The NBA Summer League gives us fans and fantasy owners a chance to watch players who were high draft picks and became instant millionaires compete against players who have minimal chances of making an NBA team. Because of this disparity, it’s often “buyer beware” in terms of assessing how well these potential future fantasy stars will perform during the regular season.
On the other hand, the Summer League standout from 2017, Donovan Mitchell, went on to become the only first-year player to truly challenge Ben Simmons for Rookie of the Year honors. Mitchell was not even selected in many fantasy drafts; I picked him up on waivers for one of my teams, and he paid big dividends all season, especially during the fantasy playoffs.
So, here are five players who are showing in Summer League the most potential to make that kind of immediate impact. First are three players who showed potential last year as rookies but are truly dominating Summer League play this year.
-- De'Aaron Fox played in only the Sacramento Kings' first Summer League game because he clearly proved that he’s made such a big leap forward that the Kings don’t want to risk injury with him before the season begins. With Fox in the lineup, the Kings are a bullet train running up and down the court with purpose and style. Without him, the train has no engineer and plods along clumsily while trying to make set plays work. Fox has all the tools -- scoring, 3-pointers, assists, steals -- and is the dominant ball-handler for the Kings. He can be among the top 10 point guards next year.
-- John Collins showed potential as a rookie with his shot-blocking and rebounding.
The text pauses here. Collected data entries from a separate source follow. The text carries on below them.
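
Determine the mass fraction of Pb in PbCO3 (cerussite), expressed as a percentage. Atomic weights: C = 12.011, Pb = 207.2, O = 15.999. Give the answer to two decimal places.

Formula mass = 1×207.2 + 1×12.011 + 3×15.999 = 267.208 g/mol, of which 207.200 g is Pb.
So Pb makes up 207.200/267.208 = 0.7754 of the mass, i.e. 77.54%.

77.54 mass %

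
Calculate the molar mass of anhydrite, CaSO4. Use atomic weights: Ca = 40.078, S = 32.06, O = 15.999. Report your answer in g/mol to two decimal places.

136.13 g/mol

M = 1(40.078) + 1(32.06) + 4(15.999)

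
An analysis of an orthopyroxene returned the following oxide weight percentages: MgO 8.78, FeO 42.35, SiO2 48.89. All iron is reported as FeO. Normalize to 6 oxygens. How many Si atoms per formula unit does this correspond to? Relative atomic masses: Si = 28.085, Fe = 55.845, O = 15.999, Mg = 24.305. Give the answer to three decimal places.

2.005 Si apfu

MgO: 8.78/40.304 = 0.21784 mol → 0.21784 mol Mg, 0.21784 mol O.
FeO: 42.35/71.844 = 0.58947 mol → 0.58947 mol Fe, 0.58947 mol O.
SiO2: 48.89/60.083 = 0.81371 mol → 0.81371 mol Si, 1.62742 mol O.
Total oxygen = 2.43473 mol. Normalization factor = 6/2.43473 = 2.46434.
Si per 6 O = 0.81371 × 2.46434 = 2.005.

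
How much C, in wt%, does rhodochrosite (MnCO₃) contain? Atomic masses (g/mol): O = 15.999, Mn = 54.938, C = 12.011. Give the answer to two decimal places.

10.45 wt%

Formula mass = 1*54.938 + 1*12.011 + 3*15.999 = 114.946 g/mol, of which 12.011 g is C.
So C makes up 12.011/114.946 = 0.1045 of the mass, i.e. 10.45%.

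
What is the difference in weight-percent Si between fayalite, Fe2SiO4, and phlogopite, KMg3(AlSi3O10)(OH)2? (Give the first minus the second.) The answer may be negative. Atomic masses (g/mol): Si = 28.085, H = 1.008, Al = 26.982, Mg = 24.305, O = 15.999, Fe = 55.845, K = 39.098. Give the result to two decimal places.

M(Fe2SiO4) = 203.771 g/mol, so wt% Si = 28.085/203.771 × 100 = 13.78%.
M(KMg3(AlSi3O10)(OH)2) = 417.254 g/mol, so wt% Si = 84.255/417.254 × 100 = 20.19%.
13.78 − 20.19 = -6.41 pp.

-6.41 percentage points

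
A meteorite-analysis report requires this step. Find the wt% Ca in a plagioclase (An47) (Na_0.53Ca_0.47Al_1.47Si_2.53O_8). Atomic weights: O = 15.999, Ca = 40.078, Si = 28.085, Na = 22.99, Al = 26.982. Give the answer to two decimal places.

Molar mass of Na_0.53Ca_0.47Al_1.47Si_2.53O_8: 0.53×22.99 + 0.47×40.078 + 1.47×26.982 + 2.53×28.085 + 8×15.999 = 269.732 g/mol.
Mass of Ca per formula unit: 0.47 × 40.078 = 18.837 g.
Weight fraction Ca = 18.837 / 269.732 = 0.0698.

6.98 wt%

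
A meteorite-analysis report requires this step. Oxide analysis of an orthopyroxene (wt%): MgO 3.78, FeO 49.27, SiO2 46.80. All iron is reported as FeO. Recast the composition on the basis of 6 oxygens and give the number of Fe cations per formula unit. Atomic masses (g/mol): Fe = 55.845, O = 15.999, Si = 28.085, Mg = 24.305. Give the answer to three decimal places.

MgO: 3.78/40.304 = 0.09379 mol → 0.09379 mol Mg, 0.09379 mol O.
FeO: 49.27/71.844 = 0.68579 mol → 0.68579 mol Fe, 0.68579 mol O.
SiO2: 46.80/60.083 = 0.77892 mol → 0.77892 mol Si, 1.55784 mol O.
Total oxygen = 2.33742 mol. Normalization factor = 6/2.33742 = 2.56693.
Fe per 6 O = 0.68579 × 2.56693 = 1.760.

1.760 Fe apfu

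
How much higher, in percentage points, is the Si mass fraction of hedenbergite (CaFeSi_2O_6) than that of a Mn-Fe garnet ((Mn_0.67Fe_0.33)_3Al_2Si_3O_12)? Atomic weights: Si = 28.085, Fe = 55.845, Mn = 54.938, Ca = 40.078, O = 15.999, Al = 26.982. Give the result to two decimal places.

5.65 percentage points

First mineral: 56.170 g Si in 248.087 g formula = 22.64 wt% Si.
Second mineral: 84.255 g Si in 495.919 g formula = 16.99 wt% Si.
22.64% − 16.99% gives a difference of 5.65 percentage points.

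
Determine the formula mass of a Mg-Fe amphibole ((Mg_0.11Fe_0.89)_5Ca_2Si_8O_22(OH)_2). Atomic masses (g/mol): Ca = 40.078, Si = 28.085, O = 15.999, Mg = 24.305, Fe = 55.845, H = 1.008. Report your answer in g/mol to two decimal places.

The formula mass is the sum 0.55*24.305 + 4.45*55.845 + 2*40.078 + 8*28.085 + 24*15.999 + 2*1.008.

952.71 g/mol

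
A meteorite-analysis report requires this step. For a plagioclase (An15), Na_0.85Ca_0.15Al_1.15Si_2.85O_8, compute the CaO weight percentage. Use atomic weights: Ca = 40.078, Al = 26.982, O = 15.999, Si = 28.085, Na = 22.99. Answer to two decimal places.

3.18 wt%

Molar mass of Na_0.85Ca_0.15Al_1.15Si_2.85O_8 = 0.85×22.99 + 0.15×40.078 + 1.15×26.982 + 2.85×28.085 + 8×15.999 = 264.617 g/mol.
Each formula unit contains 0.15 Ca, equivalent to 0.15/1 = 0.1500 mol CaO.
M(CaO) = 1×40.078 + 1×15.999 = 56.077 g/mol.
Mass of CaO per formula unit = 0.1500 × 56.077 = 8.412 g.
CaO wt% = 8.412 / 264.617 × 100 = 3.18%.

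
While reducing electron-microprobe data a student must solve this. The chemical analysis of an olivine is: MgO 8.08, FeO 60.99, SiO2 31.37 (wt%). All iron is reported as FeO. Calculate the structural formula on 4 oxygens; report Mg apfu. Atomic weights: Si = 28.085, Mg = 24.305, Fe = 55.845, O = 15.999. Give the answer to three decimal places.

MgO (M=40.304): mol = 0.20048; Mg = 0.20048, O = 0.20048.
FeO (M=71.844): mol = 0.84892; Fe = 0.84892, O = 0.84892.
SiO2 (M=60.083): mol = 0.52211; Si = 0.52211, O = 1.04422.
ΣO = 2.09362; factor = 4/ΣO = 1.91057.
Mg apfu = 0.20048 × 1.91057 = 0.383.

0.383 Mg apfu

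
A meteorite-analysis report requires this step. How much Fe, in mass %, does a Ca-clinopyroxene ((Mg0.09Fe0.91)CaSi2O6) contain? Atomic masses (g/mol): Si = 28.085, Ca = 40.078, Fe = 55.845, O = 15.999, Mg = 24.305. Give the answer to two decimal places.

Formula mass = 0.09*24.305 + 0.91*55.845 + 1*40.078 + 2*28.085 + 6*15.999 = 245.248 g/mol, of which 50.819 g is Fe.
So Fe makes up 50.819/245.248 = 0.2072 of the mass, i.e. 20.72%.

20.72 mass %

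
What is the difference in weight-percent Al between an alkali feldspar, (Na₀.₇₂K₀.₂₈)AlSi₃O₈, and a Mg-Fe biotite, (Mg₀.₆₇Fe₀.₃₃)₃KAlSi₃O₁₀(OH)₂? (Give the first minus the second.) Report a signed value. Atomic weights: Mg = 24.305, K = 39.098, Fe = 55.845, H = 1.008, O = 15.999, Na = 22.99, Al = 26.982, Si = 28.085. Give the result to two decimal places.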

But during Summer League, the big man is displaying a scoring touch, even as a 3-point shooter. In the ever-changing NBA, he’s a modern type of stretch center who can run the floor and knows how to switch on defense. I expect the Atlanta Hawks to feature him in their offense and that his rebounding and shot-blocking will only improve.
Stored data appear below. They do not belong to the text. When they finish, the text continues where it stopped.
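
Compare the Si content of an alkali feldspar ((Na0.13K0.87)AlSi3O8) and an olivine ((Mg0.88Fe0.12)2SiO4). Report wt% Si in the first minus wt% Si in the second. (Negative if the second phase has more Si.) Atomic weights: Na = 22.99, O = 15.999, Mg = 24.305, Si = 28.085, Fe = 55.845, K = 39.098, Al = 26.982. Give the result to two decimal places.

Si in (Na0.13K0.87)AlSi3O8: molar mass 276.233 g/mol; 3×28.085 = 84.255 g → 30.50 wt%.
Si in (Mg0.88Fe0.12)2SiO4: molar mass 148.261 g/mol; 1×28.085 = 28.085 g → 18.94 wt%.
Difference = 30.50 − 18.94 = 11.56 percentage points.

11.56 percentage points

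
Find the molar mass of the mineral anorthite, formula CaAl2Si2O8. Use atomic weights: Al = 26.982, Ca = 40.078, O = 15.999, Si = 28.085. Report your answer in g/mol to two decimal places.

M = 1×40.078 + 2×26.982 + 2×28.085 + 8×15.999

278.20 g/mol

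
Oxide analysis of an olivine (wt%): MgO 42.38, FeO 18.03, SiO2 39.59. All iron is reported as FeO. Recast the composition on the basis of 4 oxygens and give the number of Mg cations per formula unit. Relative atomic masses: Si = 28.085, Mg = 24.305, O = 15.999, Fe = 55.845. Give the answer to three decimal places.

MgO (M=40.304): mol = 1.05151; Mg = 1.05151, O = 1.05151.
FeO (M=71.844): mol = 0.25096; Fe = 0.25096, O = 0.25096.
SiO2 (M=60.083): mol = 0.65892; Si = 0.65892, O = 1.31784.
ΣO = 2.62031; factor = 4/ΣO = 1.52654.
Mg apfu = 1.05151 × 1.52654 = 1.605.

1.605 Mg apfu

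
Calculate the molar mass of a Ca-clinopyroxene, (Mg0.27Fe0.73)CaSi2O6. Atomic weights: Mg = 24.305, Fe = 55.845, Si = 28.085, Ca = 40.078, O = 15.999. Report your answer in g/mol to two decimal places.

M = 0.27×24.305 + 0.73×55.845 + 1×40.078 + 2×28.085 + 6×15.999

239.57 g/mol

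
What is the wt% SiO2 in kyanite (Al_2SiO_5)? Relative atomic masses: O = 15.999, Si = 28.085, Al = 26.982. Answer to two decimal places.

37.08 wt%

Formula mass = 162.044 g/mol.
1 Si → 1.0000 mol SiO2 per formula unit; M(SiO2) = 60.083, so SiO2 mass = 60.083 g.
60.083/162.044 × 100 = 37.08 wt%.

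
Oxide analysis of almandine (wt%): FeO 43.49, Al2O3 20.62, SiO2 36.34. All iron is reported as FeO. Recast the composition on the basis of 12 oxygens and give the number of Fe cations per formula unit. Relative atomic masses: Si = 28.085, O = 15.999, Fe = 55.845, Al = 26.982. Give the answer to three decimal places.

FeO: 43.49/71.844 = 0.60534 mol → 0.60534 mol Fe, 0.60534 mol O.
Al2O3: 20.62/101.961 = 0.20223 mol → 0.40446 mol Al, 0.60669 mol O.
SiO2: 36.34/60.083 = 0.60483 mol → 0.60483 mol Si, 1.20966 mol O.
Total oxygen = 2.42169 mol. Normalization factor = 12/2.42169 = 4.95522.
Fe per 12 O = 0.60534 × 4.95522 = 3.000.

3.000 Fe apfu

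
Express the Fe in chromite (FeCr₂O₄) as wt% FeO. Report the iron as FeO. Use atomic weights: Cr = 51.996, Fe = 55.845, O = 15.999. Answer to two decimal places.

Molar mass of FeCr₂O₄ = 1·55.845 + 2·51.996 + 4·15.999 = 223.833 g/mol.
Each formula unit contains 1 Fe, equivalent to 1/1 = 1.0000 mol FeO.
M(FeO) = 1×55.845 + 1×15.999 = 71.844 g/mol.
Mass of FeO per formula unit = 1.0000 × 71.844 = 71.844 g.
FeO wt% = 71.844 / 223.833 × 100 = 32.10%.

32.10 wt%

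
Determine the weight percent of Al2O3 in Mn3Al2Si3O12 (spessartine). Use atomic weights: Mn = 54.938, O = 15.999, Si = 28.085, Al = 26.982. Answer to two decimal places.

20.60 wt%

Formula mass = 495.021 g/mol.
2 Al → 1.0000 mol Al2O3 per formula unit; M(Al2O3) = 101.961, so Al2O3 mass = 101.961 g.
101.961/495.021 × 100 = 20.60 wt%.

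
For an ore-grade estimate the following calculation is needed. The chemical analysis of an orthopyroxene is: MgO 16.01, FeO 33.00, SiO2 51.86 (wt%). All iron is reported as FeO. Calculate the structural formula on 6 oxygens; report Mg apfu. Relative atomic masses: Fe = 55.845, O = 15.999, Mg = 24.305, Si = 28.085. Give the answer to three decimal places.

0.923 Mg apfu

MgO (M=40.304): mol = 0.39723; Mg = 0.39723, O = 0.39723.
FeO (M=71.844): mol = 0.45933; Fe = 0.45933, O = 0.45933.
SiO2 (M=60.083): mol = 0.86314; Si = 0.86314, O = 1.72628.
ΣO = 2.58284; factor = 6/ΣO = 2.32302.
Mg apfu = 0.39723 × 2.32302 = 0.923.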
-- Jonathan Isaac missed much of his rookie season with the Orlando Magic due to injuries. But when he did play, he averaged 2.2 steals and 2.0 blocks on a per-36-minute-basis. In Summer League, he’s also developed a solid scoring prowess and is registering even more blocks. All he needs is playing time, although that might be hard to get with Nikola Vucevic and Aaron Gordon ahead of him on the power forward depth chart. Still, he might get some good playing time early on as lottery pick center Mo Bamba will take time to develop. Isaac is a legit fantasy sleeper.
-- Now on to the rookies. This year's top two draft picks, DeAndre Ayton and Marvin Bagley, have both looked extremely good in a variety of ways, with Ayton being the better of the two. Both big men are agile for their size, have shown that they are good rebounders and shot-blockers, and have demonstrated quick footwork and versatile scoring skill sets. At age 19, they’re just beginning to fill out their frames and develop NBA-ready bodies, yet they’re already quite imposing in the paint. Yes, there are other rookies with great potential for dynasty leagues, but Ayton and Bagley happen to be on teams -- the Phoenix Suns and the Sacramento Kings, respectively -- that will feature them in their attack right away.
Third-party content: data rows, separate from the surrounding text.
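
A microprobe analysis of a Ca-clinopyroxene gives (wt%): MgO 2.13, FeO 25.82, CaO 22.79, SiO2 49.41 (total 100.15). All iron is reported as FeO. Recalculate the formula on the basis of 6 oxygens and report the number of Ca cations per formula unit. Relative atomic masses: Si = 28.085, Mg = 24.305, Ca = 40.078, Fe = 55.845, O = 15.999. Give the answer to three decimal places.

0.990 Ca apfu

MgO: 2.13/40.304 = 0.05285 mol → 0.05285 mol Mg, 0.05285 mol O.
FeO: 25.82/71.844 = 0.35939 mol → 0.35939 mol Fe, 0.35939 mol O.
CaO: 22.79/56.077 = 0.40641 mol → 0.40641 mol Ca, 0.40641 mol O.
SiO2: 49.41/60.083 = 0.82236 mol → 0.82236 mol Si, 1.64472 mol O.
Total oxygen = 2.46337 mol. Normalization factor = 6/2.46337 = 2.43569.
Ca per 6 O = 0.40641 × 2.43569 = 0.990.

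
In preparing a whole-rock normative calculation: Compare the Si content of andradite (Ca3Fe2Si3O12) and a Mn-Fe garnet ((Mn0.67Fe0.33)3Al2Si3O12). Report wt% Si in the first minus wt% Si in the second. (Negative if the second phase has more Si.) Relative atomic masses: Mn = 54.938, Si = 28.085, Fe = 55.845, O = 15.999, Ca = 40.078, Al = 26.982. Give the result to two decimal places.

-0.41 percentage points

M(Ca3Fe2Si3O12) = 508.167 g/mol, so wt% Si = 84.255/508.167 × 100 = 16.58%.
M((Mn0.67Fe0.33)3Al2Si3O12) = 495.919 g/mol, so wt% Si = 84.255/495.919 × 100 = 16.99%.
16.58 − 16.99 = -0.41 pp.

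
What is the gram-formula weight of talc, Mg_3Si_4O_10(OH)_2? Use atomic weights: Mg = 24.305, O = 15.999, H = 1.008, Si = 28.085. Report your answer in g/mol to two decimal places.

379.26 g/mol

M = 3×24.305 + 4×28.085 + 12×15.999 + 2×1.008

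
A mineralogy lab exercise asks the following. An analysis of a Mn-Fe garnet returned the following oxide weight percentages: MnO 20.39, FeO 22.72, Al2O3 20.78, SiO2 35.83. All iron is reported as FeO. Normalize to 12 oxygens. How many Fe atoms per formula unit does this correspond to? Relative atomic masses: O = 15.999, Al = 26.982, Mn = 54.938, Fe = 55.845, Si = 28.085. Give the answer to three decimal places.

1.576 Fe apfu

MnO: 20.39/70.937 = 0.28744 mol → 0.28744 mol Mn, 0.28744 mol O.
FeO: 22.72/71.844 = 0.31624 mol → 0.31624 mol Fe, 0.31624 mol O.
Al2O3: 20.78/101.961 = 0.20380 mol → 0.40760 mol Al, 0.61140 mol O.
SiO2: 35.83/60.083 = 0.59634 mol → 0.59634 mol Si, 1.19268 mol O.
Total oxygen = 2.40776 mol. Normalization factor = 12/2.40776 = 4.98389.
Fe per 12 O = 0.31624 × 4.98389 = 1.576.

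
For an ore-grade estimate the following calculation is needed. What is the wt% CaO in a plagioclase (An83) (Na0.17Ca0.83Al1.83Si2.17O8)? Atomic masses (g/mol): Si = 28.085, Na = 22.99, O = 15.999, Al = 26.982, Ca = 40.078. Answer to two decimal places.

16.90 wt%

M(Na0.17Ca0.83Al1.83Si2.17O8) = 275.487 g/mol; M(CaO) = 56.077 g/mol.
Moles CaO per formula unit = 0.83 Ca ÷ 1 = 0.8300.
CaO fraction = (0.8300 × 56.077) / 275.487 = 46.544/275.487 = 0.1690.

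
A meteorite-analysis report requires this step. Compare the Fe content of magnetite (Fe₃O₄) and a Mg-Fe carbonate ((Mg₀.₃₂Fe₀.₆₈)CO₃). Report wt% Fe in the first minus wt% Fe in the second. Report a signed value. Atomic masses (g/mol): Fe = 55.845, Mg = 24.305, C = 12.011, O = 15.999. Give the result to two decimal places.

36.45 percentage points

First mineral: 167.535 g Fe in 231.531 g formula = 72.36 wt% Fe.
Second mineral: 37.975 g Fe in 105.760 g formula = 35.91 wt% Fe.
72.36% − 35.91% gives a difference of 36.45 percentage points.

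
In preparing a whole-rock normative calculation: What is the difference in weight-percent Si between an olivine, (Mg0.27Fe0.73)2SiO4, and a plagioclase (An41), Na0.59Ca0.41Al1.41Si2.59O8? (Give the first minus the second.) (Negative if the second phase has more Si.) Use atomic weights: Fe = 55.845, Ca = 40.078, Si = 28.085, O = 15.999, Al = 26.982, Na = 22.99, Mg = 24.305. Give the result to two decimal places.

First mineral: 28.085 g Si in 186.739 g formula = 15.04 wt% Si.
Second mineral: 72.740 g Si in 268.773 g formula = 27.06 wt% Si.
15.04% − 27.06% gives a difference of -12.02 percentage points.

-12.02 percentage points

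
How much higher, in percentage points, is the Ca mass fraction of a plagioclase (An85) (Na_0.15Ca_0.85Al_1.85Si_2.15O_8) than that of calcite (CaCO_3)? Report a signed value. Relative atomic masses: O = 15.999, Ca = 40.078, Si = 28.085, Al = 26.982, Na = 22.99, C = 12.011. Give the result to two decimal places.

-27.69 percentage points

Ca in Na_0.15Ca_0.85Al_1.85Si_2.15O_8: molar mass 275.806 g/mol; 0.85×40.078 = 34.066 g → 12.35 wt%.
Ca in CaCO_3: molar mass 100.086 g/mol; 1×40.078 = 40.078 g → 40.04 wt%.
Difference = 12.35 − 40.04 = -27.69 percentage points.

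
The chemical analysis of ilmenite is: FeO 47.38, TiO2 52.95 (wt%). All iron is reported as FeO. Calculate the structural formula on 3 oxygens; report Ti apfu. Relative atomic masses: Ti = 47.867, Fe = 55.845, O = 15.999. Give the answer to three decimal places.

FeO: 47.38/71.844 = 0.65948 mol → 0.65948 mol Fe, 0.65948 mol O.
TiO2: 52.95/79.865 = 0.66299 mol → 0.66299 mol Ti, 1.32598 mol O.
Total oxygen = 1.98546 mol. Normalization factor = 3/1.98546 = 1.51098.
Ti per 3 O = 0.66299 × 1.51098 = 1.002.

1.002 Ti apfu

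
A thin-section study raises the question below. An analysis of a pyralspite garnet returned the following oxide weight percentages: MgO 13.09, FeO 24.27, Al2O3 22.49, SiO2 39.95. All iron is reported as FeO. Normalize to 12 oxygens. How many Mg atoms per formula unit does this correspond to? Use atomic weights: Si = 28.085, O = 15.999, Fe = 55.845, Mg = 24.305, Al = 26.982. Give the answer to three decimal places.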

Editor's note: It was announced Monday night that Bagley will miss the remainder of Summer League play due to a bruised pelvis. He is expected to rest for up to two weeks before returning to basketball activities.
While there are no guarantees on how quickly players develop, I believe the above five players should be seriously considered in the middle rounds of dynasty leagues and in the mid-to-late rounds of redraft leagues. Of course, they may take time to develop, but come your fantasy playoffs, they could boost your championship chances substantially. Only time will tell, but if you do pick up the next Donovan Mitchell ahead of your league rivals, you’ve taken a big step toward getting that ring at season's end.